TL;DR: Read Bayesian ranking of items with up and downvotes or 5 star ratings by Jules Jacobs. I’ll get back to you on how to tune the priors and utility values.
Years ago, when I first had the idea that prompted me to register ficfan.org as a placeholder page, I went looking for a mathematical solution to the problem of bias in story ratings built from very small samples.
Given that this explanation of Wilson scores brought it back to mind, I thought I might as well blog about the topic for anyone who wants to know how to calculate average ratings properly.
I’d recently finished a very basic statistics course and, when I stumbled across How Not To Sort By Average Rating by Evan Miller, I recognized the principle of using the lower bound of a confidence interval, but didn’t know how to generalize it to the multivariate data that is an out-of-5 rating and didn’t find any candidates that were as well-suited to use by a stats novice as Miller’s post.
Since then, that very question got asked on Cross Validated (the StackExchange site for statistics), and a good point was made: The “lower bound of a confidence interval” method will seriously under-estimate things with a low number of ratings.
raegtin gives a good theoretical answer for methods of resolving that problem, but I didn’t yet have the much better stats textbook that’s now in my TODO pile and wasn’t in the mood to soldier through the theory on my own, so I kept looking.
Not longer after that answer, Evan Miller came back with a less hacky solution for up/down ratings which makes good reading if you’re trying to learn the theory without a textbook… but still didn’t meet my “I don’t trust my math. Give me something someone else trusts.” needs.
Now, that said, some people do apply the Wilson score to multi-value data by scaling the range down to between 0 and 1, so a middling rating counts as half an up vote. That’s what this MySQL solution and this Node.JS module do) but it has a big flaw. As Apocalisp pointed out when someone else thought of the idea, it leaves you with 300 3-star ratings being equivalent to 100 5-star ratings. He suggests calculating a Wilson confidence interval for each possible score, then working from there (and I’ve seen it suggested elsewhere), but I wouldn’t feel comfortable with that even if his suggestion had been around earlier, because I couldn’t find a detailed breakdown of why it would produce good results.
Ironically, the oldest resource (What is a better way to sort by a 5 star rating? on StackOverflow) is one I found just recently (Google Fu failure!). Despite that, it’s probably the most useful of the StackOverflow answers.
That said, let’s get on to the aforementioned resources it links.

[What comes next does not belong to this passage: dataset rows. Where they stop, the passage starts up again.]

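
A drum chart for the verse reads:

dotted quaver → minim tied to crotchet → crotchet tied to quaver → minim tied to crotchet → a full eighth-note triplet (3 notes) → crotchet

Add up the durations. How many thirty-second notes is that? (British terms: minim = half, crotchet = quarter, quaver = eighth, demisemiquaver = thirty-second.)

Convert each value to thirty-second notes: dotted quaver = 6; minim tied to crotchet (minim + crotchet) = 24; crotchet tied to quaver (crotchet + quaver) = 12; minim tied to crotchet (minim + crotchet) = 24; a full eighth-note triplet (3 notes) (three triplet eighths span one quarter) = 8; crotchet = 8.
Total: 6 + 24 + 12 + 24 + 8 + 8 = 82 thirty-second notes.

82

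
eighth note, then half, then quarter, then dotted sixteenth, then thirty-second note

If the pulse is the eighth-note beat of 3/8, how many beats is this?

One eighth-note beat = 4 thirty-second notes.
Express everything in thirty-second notes: eighth note = 4; half = 16; quarter = 8; dotted sixteenth = 3; thirty-second note = 1.
Total: 4 + 16 + 8 + 3 + 1 = 32.
32 ÷ 4 = 8 beats.

8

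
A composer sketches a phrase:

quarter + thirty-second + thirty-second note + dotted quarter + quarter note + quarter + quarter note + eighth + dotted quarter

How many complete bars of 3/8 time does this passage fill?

5

One bar of 3/8 = 12 thirty-second notes.
Working in thirty-second notes: quarter = 8; thirty-second = 1; thirty-second note = 1; dotted quarter = 12; quarter note = 8; quarter = 8; quarter note = 8; eighth = 4; dotted quarter = 12.
Total: 8 + 1 + 1 + 12 + 8 + 8 + 8 + 4 + 12 = 62.
62 ÷ 12 = 5 complete bars with 2 left over.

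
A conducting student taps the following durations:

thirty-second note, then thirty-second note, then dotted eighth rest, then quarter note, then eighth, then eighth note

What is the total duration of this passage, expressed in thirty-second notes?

Express everything in thirty-second notes: thirty-second note = 1; thirty-second note = 1; dotted eighth rest = 6; quarter note = 8; eighth = 4; eighth note = 4.
Adding: 1 + 1 + 6 + 8 + 4 + 4 = 24 thirty-second notes.

24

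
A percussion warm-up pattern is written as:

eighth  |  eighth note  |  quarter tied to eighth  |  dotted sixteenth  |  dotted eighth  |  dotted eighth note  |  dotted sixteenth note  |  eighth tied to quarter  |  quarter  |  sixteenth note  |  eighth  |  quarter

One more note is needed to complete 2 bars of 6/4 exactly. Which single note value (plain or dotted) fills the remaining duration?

dotted half note

2 bars of 6/4 = 96 thirty-second notes.
Each duration in thirty-second notes: eighth = 4; eighth note = 4; quarter tied to eighth (quarter + eighth) = 12; dotted sixteenth = 3; dotted eighth = 6; dotted eighth note = 6; dotted sixteenth note = 3; eighth tied to quarter (eighth + quarter) = 12; quarter = 8; sixteenth note = 2; eighth = 4; quarter = 8.
Sum: 4 + 4 + 12 + 3 + 6 + 6 + 3 + 12 + 8 + 2 + 4 + 8 = 72.
Remaining: 96 − 72 = 24 thirty-second notes, which is a dotted half note.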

In 2014, Evan Miller came back with “Ranking Items With Star Ratings“, which is a detailed look at the problem and how to solve it… unfortunately, I was sleep deprived when I encountered it and the massive wall of equations which didn’t end in sample code prompted me to shelve it for later. (Ironically, I can’t evaluate it right now either, because today is the one day this week that I slept terribly and I’m too busy to risk delaying this post until I have time.)

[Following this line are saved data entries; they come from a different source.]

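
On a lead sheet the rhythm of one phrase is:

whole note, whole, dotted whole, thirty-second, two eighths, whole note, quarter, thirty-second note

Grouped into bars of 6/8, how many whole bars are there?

One bar of 6/8 = 24 thirty-second notes.
Each duration in thirty-second notes: whole note = 32; whole = 32; dotted whole = 48; thirty-second = 1; eighth = 4; eighth = 4; whole note = 32; quarter = 8; thirty-second note = 1.
Sum: 32 + 32 + 48 + 1 + 4 + 4 + 32 + 8 + 1 = 162.
162 ÷ 24 = 6 complete bars with 18 left over.

6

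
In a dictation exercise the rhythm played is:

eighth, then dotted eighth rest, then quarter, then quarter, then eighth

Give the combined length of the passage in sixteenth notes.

Working in sixteenth notes: eighth = 2; dotted eighth rest = 3; quarter = 4; quarter = 4; eighth = 2.
Sum: 2 + 3 + 4 + 4 + 2 = 15 sixteenth notes.

15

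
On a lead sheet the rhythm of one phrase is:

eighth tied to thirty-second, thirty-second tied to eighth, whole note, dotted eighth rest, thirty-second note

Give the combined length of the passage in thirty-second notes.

49

In thirty-second notes: eighth tied to thirty-second (eighth + thirty-second) = 5; thirty-second tied to eighth (thirty-second + eighth) = 5; whole note = 32; dotted eighth rest = 6; thirty-second note = 1.
Altogether 5 + 5 + 32 + 6 + 1 = 49 thirty-second notes.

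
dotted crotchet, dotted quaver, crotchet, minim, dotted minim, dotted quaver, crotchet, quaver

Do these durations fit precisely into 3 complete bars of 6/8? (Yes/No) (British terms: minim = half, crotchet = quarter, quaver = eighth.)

No

One bar of 6/8 = 12 sixteenth notes, so 3 bars = 36.
Each duration in sixteenth notes: dotted crotchet = 6; dotted quaver = 3; crotchet = 4; minim = 8; dotted minim = 12; dotted quaver = 3; crotchet = 4; quaver = 2.
Altogether 6 + 3 + 4 + 8 + 12 + 3 + 4 + 2 = 42.
42 exceeds 36, so the answer is No.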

Finally, I came across “Bayesian ranking of items with up and downvotes or 5 star ratings” by Jules Jacobs (written in response to Evan Miller’s improved upvote/downvote code) which is in a form my sleep-fogged brain can handle.
It’s a simple, easy-to-understand explanation for people with minimal background in statistics, it guides you through thinking at the problem from the right direction (eg. what does the utility function really mean?), and comes with Python example code for if you really can’t be bothered to do anything more than copy-paste code.

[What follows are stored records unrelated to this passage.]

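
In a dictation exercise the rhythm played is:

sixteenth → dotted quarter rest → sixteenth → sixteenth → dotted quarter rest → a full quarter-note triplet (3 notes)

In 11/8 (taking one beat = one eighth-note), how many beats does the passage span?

11.5

One eighth-note beat = 2 sixteenth notes.
Each duration in sixteenth notes: sixteenth = 1; dotted quarter rest = 6; sixteenth = 1; sixteenth = 1; dotted quarter rest = 6; a full quarter-note triplet (3 notes) (three triplet quarters span one half) = 8.
Total: 1 + 6 + 1 + 1 + 6 + 8 = 23.
23 ÷ 2 = 11.5 beats.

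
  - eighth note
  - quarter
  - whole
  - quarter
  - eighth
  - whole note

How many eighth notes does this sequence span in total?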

As for making it efficient, the fact that it’s a modified arithmetic mean allows us to calculate it incrementally as long as we store both the score and the total number of votes with enough precision that we don’t have to worry about rounding errors.
- Multiply the average by the total vote count to reverse the final step of the process and produce what I’ll call the “expanded average”.
- Perform the weighting calculations for the new value
- Add it to the expanded average.
- Divide the expanded average by the new total number of votes.
This works because of two properties:
- Addition is commutative, so it doesn’t matter which order you sum together the individual ratings.
- The division and multiplication are symmetric, so
1 + 2+ 3 + 4 + 5and
((1 + 2 + 3 + 4) / 4 * 4) + 5are mathematically equivalent.
It’s not perfect, since you don’t have a nice averaged number in the range from 0 to 5 to display, but it’s definitely a good start if sorting and graphical visualizations are your goal. (Evan Miller’s approach is probably best if you need to display numbers.)
That leaves only one question: How do you tune your priors and utilities? …I’ll get back to you on that one after I have time to research it.